Last week during our discussion of training methodology several of you wrote in with the same concern (and I’m certain there where several more of you that sat in silent wonder in front of your computer screen).  The question is, can you control your dog’s highest reinforcement if this reinforcement is out of your control and there appears to be nothing more valuable to the dog? I am talking about the value of sheep to a Border Collie or birds to a field dog or rats to a Terrier.  The answer is yes and no.

Can Susan Garrett control her dog’s responses around their favorite reinforcement without physical punishment? Yes. Can the rest of you? Possibly not. Why the difference? It has nothing to do with me being better at this than any of you, that is just a limiting belief you may be currently harbouring and until you deal with that nothing will be possible. I am no different than anyone. I am not holding a store of magic pixie dust, I hold no secret power nor was born with any magical sense of dogs that the rest of you lack.

The reason I may have success where you don’t comes down to my knowledge of a dog trainer.
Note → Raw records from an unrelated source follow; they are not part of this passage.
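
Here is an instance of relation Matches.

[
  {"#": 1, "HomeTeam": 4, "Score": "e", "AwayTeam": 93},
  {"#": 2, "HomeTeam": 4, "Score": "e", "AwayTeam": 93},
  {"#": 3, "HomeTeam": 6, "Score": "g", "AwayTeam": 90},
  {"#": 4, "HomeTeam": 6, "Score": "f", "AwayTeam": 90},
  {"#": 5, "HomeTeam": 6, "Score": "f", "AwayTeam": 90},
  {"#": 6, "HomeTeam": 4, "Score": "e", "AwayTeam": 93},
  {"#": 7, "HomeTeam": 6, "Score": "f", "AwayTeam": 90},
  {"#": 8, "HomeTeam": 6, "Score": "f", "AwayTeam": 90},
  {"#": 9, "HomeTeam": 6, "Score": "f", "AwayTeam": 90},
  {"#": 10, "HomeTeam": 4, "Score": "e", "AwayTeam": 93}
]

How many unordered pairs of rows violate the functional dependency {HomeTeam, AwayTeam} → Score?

(HomeTeam=4, AwayTeam=93): all 4 rows agree on Score — 0 pairs.
(HomeTeam=6, AwayTeam=90): violating pairs (3,4), (3,5), (3,7), (3,8), (3,9) — 5 pairs.

5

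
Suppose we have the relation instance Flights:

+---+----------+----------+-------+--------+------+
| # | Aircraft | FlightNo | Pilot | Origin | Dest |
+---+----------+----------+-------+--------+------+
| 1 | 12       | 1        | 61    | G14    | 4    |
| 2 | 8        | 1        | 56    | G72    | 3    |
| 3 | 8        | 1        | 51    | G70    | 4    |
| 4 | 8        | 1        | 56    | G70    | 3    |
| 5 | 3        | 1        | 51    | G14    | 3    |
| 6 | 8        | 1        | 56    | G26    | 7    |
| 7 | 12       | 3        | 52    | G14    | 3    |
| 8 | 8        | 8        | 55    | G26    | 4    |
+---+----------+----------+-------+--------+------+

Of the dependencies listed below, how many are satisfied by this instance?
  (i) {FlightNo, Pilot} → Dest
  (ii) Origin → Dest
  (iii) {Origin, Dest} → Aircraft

(i) {FlightNo, Pilot} → Dest: (FlightNo=1, Pilot=56): rows 2, 4, 6 → Dest takes values {3, 7} — violation; (FlightNo=1, Pilot=51): rows 3, 5 → Dest takes values {4, 3} — violation — fails.
(ii) Origin → Dest: Origin=G14: rows 1, 5, 7 → Dest takes values {4, 3} — violation; Origin=G70: rows 3, 4 → Dest takes values {4, 3} — violation; Origin=G26: rows 6, 8 → Dest takes values {7, 4} — violation — fails.
(iii) {Origin, Dest} → Aircraft: (Origin=G14, Dest=3): rows 5, 7 → Aircraft takes values {3, 12} — violation — fails.
None of the 3 dependencies hold.

0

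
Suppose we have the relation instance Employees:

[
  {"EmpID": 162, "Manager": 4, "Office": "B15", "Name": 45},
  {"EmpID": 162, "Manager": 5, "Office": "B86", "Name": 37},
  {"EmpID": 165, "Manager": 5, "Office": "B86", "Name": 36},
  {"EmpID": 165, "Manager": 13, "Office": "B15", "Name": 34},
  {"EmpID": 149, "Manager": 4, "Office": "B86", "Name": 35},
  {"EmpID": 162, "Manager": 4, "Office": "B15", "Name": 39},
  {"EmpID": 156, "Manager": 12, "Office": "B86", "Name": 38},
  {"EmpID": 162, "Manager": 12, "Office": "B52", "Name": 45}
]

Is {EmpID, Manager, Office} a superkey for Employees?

No

Two distinct rows share (EmpID=162, Manager=4, Office=B15), so {EmpID, Manager, Office} does not determine every attribute — not a superkey.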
So the first thing you do is get you butt to one of my programs. That alone will give you the tools to know how to control those seemingly out of control rewards.  Why am I so confident it can be done? First of all there is Bob Bailey.

When Bob trained dolphins what do  you think he used as a primary reinforcement? Well, he likely used a number of things, but mostly he used fish. The thing the dolphins where fed everyday. Now you may cry, you can’t compare dolphin training to dog training because dolphins are worked in an aquarium environment with no distractions, not even another dolphin near by. Yes for the most part this is true, but Bob Bailey was a pioneer in open ocean training of dolphins. He trained them to do bomb searches for the US Navy. Here the dolphins had to swim ahead a mile away from the trainer in open ocean to scout for bombs that may have been planted by the American armed force’s enemy.

 

Bob working at one of our Say Yes Chicken Camps many years ago.

Bob works at one of his Say Yes Chicken Camps from many years ago.

 

Here the dolphins would have their freedom, the chance to leave captivity, here the dolphins would swim by a few trillion fish but return when recalled (they wore a collar that emitted sounds they were trained to recognize) and when they returned to Bob guess what their reward was? Fish. Why would they do it?  They just swam by all the possible reinforcement they could ever want. They could have the ultimate reinforcement of their freedom? The reason is that when you train this way the work takes on the value of the reinforcement and often times it becomes MORE reinforcement than the reward itself (this isn’t necessarily a good thing and you must have a plan if this happens).

I said that is one of the reasons I know you can control your dog in the face of ducks, sheep and rats, tomorrow I will go into another reason for my strong belief.

Today I am grateful for the curiosity what driving the change of what is and is not acceptable methodology in dog training.